Roger Federer jugó uno de esos partidos a priori sencillos pero que guardan algúna trampa que debe tenerse en cuenta. El combo "calor + Paire" requiere de una adaptación que el propio jugador suizo tomó con conciencia. Así lo argumentó ante los medios tras su victoria ante el francés, en una comparecencia en la que tuvo tiempo de comentar la polémica surgida entre Mohamed Lahyani y su próximo rival Nick Kyrgios, después de que el juez de silla sueco bajara para tratar de centrar y espolear al australiano, en una decisión insólita.

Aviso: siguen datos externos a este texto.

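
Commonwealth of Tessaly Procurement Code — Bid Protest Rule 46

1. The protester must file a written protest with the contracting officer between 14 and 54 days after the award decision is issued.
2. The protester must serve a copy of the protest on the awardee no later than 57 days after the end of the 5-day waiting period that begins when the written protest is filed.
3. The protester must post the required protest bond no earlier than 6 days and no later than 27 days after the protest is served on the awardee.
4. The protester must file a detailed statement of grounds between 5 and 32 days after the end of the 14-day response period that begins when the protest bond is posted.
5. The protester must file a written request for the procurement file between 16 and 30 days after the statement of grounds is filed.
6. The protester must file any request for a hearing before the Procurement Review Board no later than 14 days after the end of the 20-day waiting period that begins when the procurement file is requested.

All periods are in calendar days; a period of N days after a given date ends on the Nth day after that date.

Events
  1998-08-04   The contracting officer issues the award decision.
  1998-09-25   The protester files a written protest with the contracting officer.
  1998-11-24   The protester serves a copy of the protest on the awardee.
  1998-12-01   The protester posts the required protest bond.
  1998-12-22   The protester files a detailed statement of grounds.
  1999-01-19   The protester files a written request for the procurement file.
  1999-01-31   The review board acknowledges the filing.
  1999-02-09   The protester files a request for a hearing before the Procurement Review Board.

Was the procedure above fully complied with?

Step 1 — 14 and 54 days from 1998-08-04 (when the award decision is issued) are 1998-08-18 and 1998-09-27 respectively; done 1998-09-25, which is between those dates.
Step 2 — counting 57 days from 1998-09-30 (end of the 5-day waiting period, which began when the written protest is filed on 1998-09-25) gives a deadline of 1998-11-26; completed 1998-11-24, before the deadline.
Step 3 — 6 and 27 days from 1998-11-24 (when the protest is served on the awardee) are 1998-11-30 and 1998-12-21 respectively; done 1998-12-01 — within the window.
Step 4 — 5 and 32 days from 1998-12-15 (end of the 14-day response period, which began when the protest bond is posted on 1998-12-01) are 1998-12-20 and 1999-01-16 respectively; 1998-12-22 falls inside that range.
Step 5 — 16 and 30 days from 1998-12-22 (when the statement of grounds is filed) are 1999-01-07 and 1999-01-21 respectively; done 1999-01-19, which is between those dates.
Step 6 — counting 14 days from 1999-02-08 (end of the 20-day waiting period, which began when the procurement file is requested on 1999-01-19) gives a deadline of 1999-02-22; 1999-02-09 is within that limit.

Yes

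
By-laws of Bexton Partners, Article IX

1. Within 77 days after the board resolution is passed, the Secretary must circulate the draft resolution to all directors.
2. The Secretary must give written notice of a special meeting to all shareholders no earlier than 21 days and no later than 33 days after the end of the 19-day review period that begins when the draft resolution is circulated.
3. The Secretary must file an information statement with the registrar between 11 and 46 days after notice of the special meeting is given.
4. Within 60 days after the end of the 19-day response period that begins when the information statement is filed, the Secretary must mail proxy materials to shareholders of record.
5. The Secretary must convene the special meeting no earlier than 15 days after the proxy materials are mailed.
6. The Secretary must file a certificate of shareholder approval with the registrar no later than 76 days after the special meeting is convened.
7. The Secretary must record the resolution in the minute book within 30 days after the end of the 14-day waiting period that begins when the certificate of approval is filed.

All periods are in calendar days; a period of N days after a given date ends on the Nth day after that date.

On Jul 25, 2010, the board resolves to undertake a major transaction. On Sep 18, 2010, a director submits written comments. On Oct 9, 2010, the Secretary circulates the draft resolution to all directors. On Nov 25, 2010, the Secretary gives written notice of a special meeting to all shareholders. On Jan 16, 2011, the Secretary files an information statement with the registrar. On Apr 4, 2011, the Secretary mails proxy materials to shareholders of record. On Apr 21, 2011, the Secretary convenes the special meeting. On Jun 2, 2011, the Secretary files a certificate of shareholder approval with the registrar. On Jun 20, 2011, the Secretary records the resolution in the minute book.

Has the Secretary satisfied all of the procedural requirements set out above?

Step 1 — counting 77 days from Jul 25, 2010 (when the board resolution is passed) gives a deadline of Oct 10, 2010; Oct 9, 2010 is within that limit.
Step 2 — 21 and 33 days from Oct 28, 2010 (end of the 19-day review period, which began when the draft resolution is circulated on Oct 9, 2010) are Nov 18, 2010 and Nov 30, 2010 respectively; Nov 25, 2010 falls inside that range.
Step 3 — 11 and 46 days from Nov 25, 2010 (when notice of the special meeting is given) are Dec 6, 2010 and Jan 10, 2011 respectively; done Jan 16, 2011 — 6 days after the window closed.
No need to go further; step 3 was not satisfied.

No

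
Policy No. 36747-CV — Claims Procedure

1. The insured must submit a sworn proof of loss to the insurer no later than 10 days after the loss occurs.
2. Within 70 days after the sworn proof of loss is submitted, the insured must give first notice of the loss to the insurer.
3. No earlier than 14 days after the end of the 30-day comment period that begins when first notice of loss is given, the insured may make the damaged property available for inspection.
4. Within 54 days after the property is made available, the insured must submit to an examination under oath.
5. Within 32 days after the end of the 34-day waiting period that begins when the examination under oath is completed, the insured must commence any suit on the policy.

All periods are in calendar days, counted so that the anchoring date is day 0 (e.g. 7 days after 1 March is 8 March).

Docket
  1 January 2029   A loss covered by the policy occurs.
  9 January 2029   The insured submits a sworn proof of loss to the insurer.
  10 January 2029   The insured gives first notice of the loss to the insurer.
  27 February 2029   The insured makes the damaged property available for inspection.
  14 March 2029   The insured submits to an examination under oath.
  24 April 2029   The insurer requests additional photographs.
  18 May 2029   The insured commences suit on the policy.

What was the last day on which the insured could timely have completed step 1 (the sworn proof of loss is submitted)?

11 January 2029

Step 1 runs from 1 January 2029, when the loss occurs. 10 days after 1 January 2029 is 11 January 2029.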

"Creo que tuve algunos altibajos", comenzó explicando el de Basilea sobre su encuentro ante Benoit. "Creo que siempre es complicado contra Paire, porque creo que de una manera u otra, hay muchas tácticas en juego. Nunca se da el mismo punto. A veces juega muy profundo en la cancha, luego juega dentro de la cancha y te hace un drop. Esa es quizás la razón por la cual hay tantos errores como ganadores al final. El partido tal vez no se vea tan bien. Además, él cubre muy bien la cancha. A veces también tienes una tendencia a jugar demasiado con la mano, es fácil distraerte. Se inspira y se va del partido, es complicado jugar con un jugador como él y mantenerse concentrado. Debes estar cambiando la táctica continuamente. En el día la pelota vuela más rápida, el bote es más alto, y por la noche la pista está más lenta y bota menos porque está más pesada. Jugar de noche o de día te cambia la rutina, porque debes despertarte antes pero teniendo un día libre no me quejo ya que el juego es así. Mañana empezaremos a hablar sobre eso con el equipo. Vemos lo que ha funcionado y lo que no y estudiamos la táctica".
Otra de las cuestiones de la rueda de prensa recayó en su retirada y su actitud frente a una pregunta que le llevan haciendo desde que tenía 28 años. "Bueno, ya vamos para nueve años con esa pregunta, así que no sé qué decirte. Al principio, es como, '¿Qué? No puede ser cierto'. Puntualmente está bien, lo entiendo, pueden preguntarlo. Luego llegas a un punto donde todos tienen que preguntarlo porque podría ser que que en ese mismo momento os lo diría. Entonces el periodista tiene que hacer su trabajo y hacerme esa pregunta. En casi todas las entrevistas que hago tienen que hacerme esa pregunta, así que... Lo que quizás sí les puedo decir es que no se lo diré a un periodista en ese momento. No creo que sea así. Primero lo hablaría con mi familia. Si el equipo y todos piensan que eso es todo, y creo que es realmente así, probablemente no se lo diría a ese periodista. A veces te preguntas 'por qué te vuelven a preguntar ¿no oyen lo que dije ayer? ¿No escuchan lo que dije hace dos meses?' En este punto, lo tomo con una sonrisa y entiendo que todo el mundo está haciendo su trabajo, supongo.
El helvético no fue ajeno a lo que sucedió entre Lahyani y Kyrgios y fue muy claro sobre si cree que podrá pasar nuevamente cuando se enfrente al de Canberra. "No sucederá dos veces seguidas. Con casi cualquier otro jugador de tenis en esta situación, las campanas de alarma comenzarían a sonar. No está en las funciones del juez de silla el bajar a hablar con el tenista, aunque entiendo por qué lo hizo. En mi opinión, creo que no puede decir lo que le dijo a Kyrgios. No puede hablar así con un tenista. Era una conversación y las conversaciones pueden cambiar la mentalidad del jugador".
Por último, un factor que hoy, jugando a las 14h de la tarde, debe tenerse muy en cuenta. "Cuando hace calor, me gusta beber agua fría. Este año llegué muy temprano a Nueva York para prepararme antes de Cincinnati porque sentí que quizás sea uno de estos años en el que podría estar haciendo mucho calor. Tenía el plan de ir primero a Dubai, donde hace mucho calor pero no quería estar lejos de la familia y cambié los planes. Creo que no hay sustituto para jugar con humedad o con calor. Solo tienes que hacerlo. Si entrenas en el frío todo el tiempo y de repente juegas con humedad o calor... te golpea. No estás listo. No importa cuán en forma estés, la humedad te puede dejar KO. Creo que fue una buena elección".